The internet has given ability for users to interact together. For strangers to become friends, gamers to play against and with one another, to fall in love all in an online community. In the online game Second Life, a player can create their avatar however they like. One that looks exactly like them:
OR One which doesn’t exactly identify with them :
Myself, I like to create an avatar which looks nothing like me physically, but may describe something about my personality. For example I like to put tattoos on my avatars to express my desire to have multiple tattoos.
In the readin, Nakamura stated :
“… the maintenance of this [online] fantasy, that of a race-free society, can only occur by suppressing forbidden identity choices.”
Most people don’t mind sharing information about their demographic openly online on sites such as facebook, twitter or youtube.
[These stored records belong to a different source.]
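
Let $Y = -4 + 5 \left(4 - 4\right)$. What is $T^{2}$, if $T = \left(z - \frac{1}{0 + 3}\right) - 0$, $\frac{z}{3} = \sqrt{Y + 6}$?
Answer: $\frac{163}{9} - 2 \sqrt{2} \approx 15.283$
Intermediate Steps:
$Y = -4$ ($Y = -4 + 5 \cdot 0 = -4 + 0 = -4$)
$z = 3 \sqrt{2}$ ($z = 3 \sqrt{-4 + 6} = 3 \sqrt{2} \approx 4.2426$)
$T = - \frac{1}{3} + 3 \sqrt{2}$ ($T = \left(3 \sqrt{2} - \frac{1}{0 + 3}\right) - 0 = \left(3 \sqrt{2} - \frac{1}{3}\right) + 0 = \left(- \frac{1}{3} + 3 \sqrt{2}\right) + 0 = - \frac{1}{3} + 3 \sqrt{2} \approx 3.9093$)
$T^{2} = \left(- \frac{1}{3} + 3 \sqrt{2}\right)^{2}$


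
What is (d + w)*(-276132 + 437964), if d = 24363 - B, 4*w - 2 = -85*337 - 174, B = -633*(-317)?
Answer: -29696536122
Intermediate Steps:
B = 200661
w = -28817/4 (w = ½ + (-85*337 - 174)/4 = ½ + (-28645 - 174)/4 = ½ + (¼)*(-28819) = ½ - 28819/4 = -28817/4 ≈ -7204.3)
d = -176298 (d = 24363 - 1*200661 = 24363 - 200661 = -176298)
(d + w)*(-276132 + 437964) = (-176298 - 28817/4)*(-276132 + 437964) = -734009/4*161832 = -29696536122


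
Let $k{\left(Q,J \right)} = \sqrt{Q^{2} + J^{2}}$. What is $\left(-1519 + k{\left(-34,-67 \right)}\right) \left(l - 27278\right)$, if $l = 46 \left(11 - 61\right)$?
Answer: $44928982 - 29578 \sqrt{5645} \approx 4.2707 \cdot 10^{7}$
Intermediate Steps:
$k{\left(Q,J \right)} = \sqrt{J^{2} + Q^{2}}$
$l = -2300$ ($l = 46 \left(-50\right) = -2300$)
$\left(-1519 + k{\left(-34,-67 \right)}\right) \left(l - 27278\right) = \left(-1519 + \sqrt{\left(-67\right)^{2} + \left(-34\right)^{2}}\right) \left(-2300 - 27278\right) = \left(-1519 + \sqrt{4489 + 1156}\right) \left(-29578\right) = \left(-1519 + \sqrt{5645}\right) \left(-29578\right) = 44928982 - 29578 \sqrt{5645}$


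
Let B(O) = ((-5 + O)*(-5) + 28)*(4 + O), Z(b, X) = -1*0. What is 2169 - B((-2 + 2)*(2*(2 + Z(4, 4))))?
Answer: 1957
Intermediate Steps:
Z(b, X) = 0
B(O) = (4 + O)*(53 - 5*O) (B(O) = ((25 - 5*O) + 28)*(4 + O) = (53 - 5*O)*(4 + O) = (4 + O)*(53 - 5*O))
2169 - B((-2 + 2)*(2*(2 + Z(4, 4)))) = 2169 - (212 - 5*4*(-2 + 2)²*(2 + 0)² + 33*((-2 + 2)*(2*(2 + 0)))) = 2169 - (212 - 5*(0*(2*2))² + 33*(0*(2*2))) = 2169 - (212 - 5*(0*4)² + 33*(0*4)) = 2169 - (212 - 5*0² + 33*0) = 2169 - (212 - 5*0 + 0) = 2169 - (212 + 0 + 0) = 2169 - 1*212 = 2169 - 212 = 1957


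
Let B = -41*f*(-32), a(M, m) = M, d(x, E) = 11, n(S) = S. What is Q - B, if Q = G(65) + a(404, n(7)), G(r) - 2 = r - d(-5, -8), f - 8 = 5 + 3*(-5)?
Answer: 3084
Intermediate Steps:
f = -2 (f = 8 + (5 + 3*(-5)) = 8 + (5 - 15) = 8 - 10 = -2)
G(r) = -9 + r (G(r) = 2 + (r - 1*11) = 2 + (r - 11) = 2 + (-11 + r) = -9 + r)
Q = 460 (Q = (-9 + 65) + 404 = 56 + 404 = 460)
B = -2624 (B = -41*(-2)*(-32) = 82*(-32) = -2624)
Q - B = 460 - 1*(-2624) = 460 + 2624 = 3084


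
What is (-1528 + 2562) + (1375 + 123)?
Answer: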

But what about that few percentage of people who want to become someone online that would be impossible in real life?
Do we have the ability to put aside our embodied identity online completely?
A great example comes from the 2010 film, Catfish. A young man, Nev, meets a girl on the internet and begins to have an online relationship with her through facebook. The relationship progresses from strangers messaging on facebook to a close, intimate relationship talking on the phone. After investigating and going to her home, Nev found that who he thought his young love was, turned out to be a woman years older. Although, this woman’s structural identity is completely different than how she portrayed herself online, many of her relational and identification identities were her own? This woman could have chosen a hispanic or african-american woman as all of her profile pictures on facebook, yet she identified herself as white, therefore used images of a white woman.
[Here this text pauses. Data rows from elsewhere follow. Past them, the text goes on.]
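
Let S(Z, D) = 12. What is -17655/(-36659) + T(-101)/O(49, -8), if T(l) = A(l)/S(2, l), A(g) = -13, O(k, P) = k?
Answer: 1414939/3079356 ≈ 0.45949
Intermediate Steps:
T(l) = -13/12
-17655/(-36659) + T(-101)/O(49, -8) = -17655/(-36659) - 13/12/49 = -17655*(-1/36659) - 13/12*1/49 = 17655/36659 - 13/588 = 1414939/3079356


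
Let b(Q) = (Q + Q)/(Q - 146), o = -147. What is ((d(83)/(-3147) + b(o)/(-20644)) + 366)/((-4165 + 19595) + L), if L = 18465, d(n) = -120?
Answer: 1161270076801/107533207845830 ≈ 0.010799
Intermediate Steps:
b(Q) = 2*Q/(-146 + Q) (b(Q) = (2*Q)/(-146 + Q) = 2*Q/(-146 + Q))
((d(83)/(-3147) + b(o)/(-20644)) + 366)/((-4165 + 19595) + L) = ((-120/(-3147) + (2*(-147)/(-146 - 147))/(-20644)) + 366)/((-4165 + 19595) + 18465) = ((-120*(-1/3147) + (2*(-147)/(-293))*(-1/20644)) + 366)/(15430 + 18465) = ((40/1049 + (2*(-147)*(-1/293))*(-1/20644)) + 366)/33895 = ((40/1049 + (294/293)*(-1/20644)) + 366)*(1/33895) = ((40/1049 - 147/3024346) + 366)*(1/33895) = (120819637/3172538954 + 366)*(1/33895) = (1161270076801/3172538954)*(1/33895) = 1161270076801/107533207845830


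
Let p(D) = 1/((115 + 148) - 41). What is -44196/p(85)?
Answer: -9811512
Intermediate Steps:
p(D) = 1/222 (p(D) = 1/(263 - 41) = 1/222)
-44196/p(85) = -44196/1/222 = -44196*222 = -9811512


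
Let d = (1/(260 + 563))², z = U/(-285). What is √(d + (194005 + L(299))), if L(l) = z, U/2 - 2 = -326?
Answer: √1185945942921230/78185 ≈ 440.46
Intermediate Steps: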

While looking at one’s profile picture or avatar, judgements of race and class are quickly made. But as one online gamer from Nakamura’s article adds : “I don’t include ‘caucasian’ in my description, simply because I think it is unnecessary.” Is it unnecessary to include your race in such an online community? One in which lives are shared and interactions take place every day?
In dealing with racist comments on the online community game Second Life, Minx Kurosawa a user posted a forum about racism and prejudice in the game stating that “to bully and harass others with racial discrimnation is the one thing most of us are coming here to secondlife to get away from.” Another user, Pussycat Catnap, with a Caucasian avatar said she found this surprising because she “… always found the majority of SLers to be entirely accepting of diversity.” This comment sparked Kobuk Farshore, another user to say : “There’s no good way to put this and I don’t mean to offend, but – you’re not a target with a blond caucasian avatar, assuming your forum pic is a match for your inworld look. So you might not ever see it.”
Kobuk Farshore automatically assumed that Pussycat Catnap‘s avatar matched her structural identity, which it did. But Kobuk Farshore brings up another good point that the reason Pussycat Catnap may not notice racism and prejudice because she is associated as being white from her white avatar.
We can try as much as we’d like to become a different person online, or hide certain structural identities about ourselves. Though as easy as it is to hide such qualities, it is almost just as easy for someone else to discover the truth if they try to dig deep enough.